Amuleto está de volta ao Paulista
Jundiaí, SP, 13 (AFI) – Não faz muito tempo que o torcedor do Paulista nem sabia quem era Marcelo Toscano. Alguns achavam apenas engraçado o sobrenome e preferiam valorizar centroavantes de mais nome como Marcos Denner, Roberto Santos e até Neto Baiano. Mas, com a contusão de Roberto e o melancólico fim do ciclo de Neto, o técnico Waldemar Lemos não titubeou: assim que pôde, escalou o garoto.
E Marcelo Toscano também não titubeou; agarrou a chance e em sua primeira partida como titular, contra o Coritiba, de cara anotou dois gols.
“Esse jogo ficará marcado em minha lembrança”, recorda o atacante que seguiu como titular nos jogos seguintes. Mas contra o Brasiliense, há duas semanas, sofreu uma luxação no ombro e se viu obrigado a acompanhar as partidas contra Remo e São Caetano pela TV.
“Olha, posso dizer que não foi muito legal assistir aos jogos de fora. Dá muito nervoso, não poder fazer nada”, explicou. Mas o martírio de Marcelo Toscano já chegou ao fim. Nesta semana, ele participou de todos os treinamentos e não sentiu dores. Agora, depende do técnico Waldemar Lemos escalar ou não o jogador no sábado contra o Barueri, em Jundiaí.
“O Marcelo é um grande jogador. Será muito bom poder contar com ele novamente. Mas ainda não defini a dupla de ataque”, disse Waldemar Lemos, que apesar do aparente mistério deve manter a dupla Gilsinho e Marcos Denner contra o Barueri.
“Para mim, não terá problema ficar na reserva. O que importa é o grupo estar bem. Não quero, também, ser o salvador da pátria. Não é porque eu saí que o time perdeu”, disse o tranqüilo Marcelo Toscano que apesar de ter apenas 22 anos, já tem muitas histórias no futebol.

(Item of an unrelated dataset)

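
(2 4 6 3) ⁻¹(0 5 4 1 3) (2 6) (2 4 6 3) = (0 5 6 1 2) (3 4) 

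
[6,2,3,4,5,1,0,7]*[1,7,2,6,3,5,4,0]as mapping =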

Há dois anos, ele tentava a sorte na quarta divisão do futebol estadual, atuando pelo Litoral. Em uma casualidade ou pura competência, o vice-presidente do Paulista, Luiz Roberto Raymundo, o Pitico, e o superintendente Beto Rappa, acompanharam uma partida do Litoral em que Marcelo Toscano jogou muito bem. Nem pensaram duas vezes: trouxeram o jogador para Jundiaí.
Com Vágner Mancini no comando, o atacante não teve muitas chances, já que o elenco, principalmente no ano passado, contava com jogadores defrente em boa fase como Jaílson, Rivaldo e Gláucio. Querendo jogar e adquirir experiência, Toscano foi tentar a sorte no longínquo e pouco divulgado futebol de Israel.
“Apareceu uma proposta de Israel e fui pra lá”, conta. “No começo foi difícil a adaptação. Mesmo porque eu fui sozinho. Mas depois minha esposa foi pra lá e tudo ficou mais fácil. Hoje sou um jogador bem mais completo e experiente. Essa passagem por Israel acrescentou muito para mim”, afirma Marcelo, que tem contrato até 2010 com o Paulista. A multa rescisória do jogador, apesar de não ser divulgada, especula-se que é alta.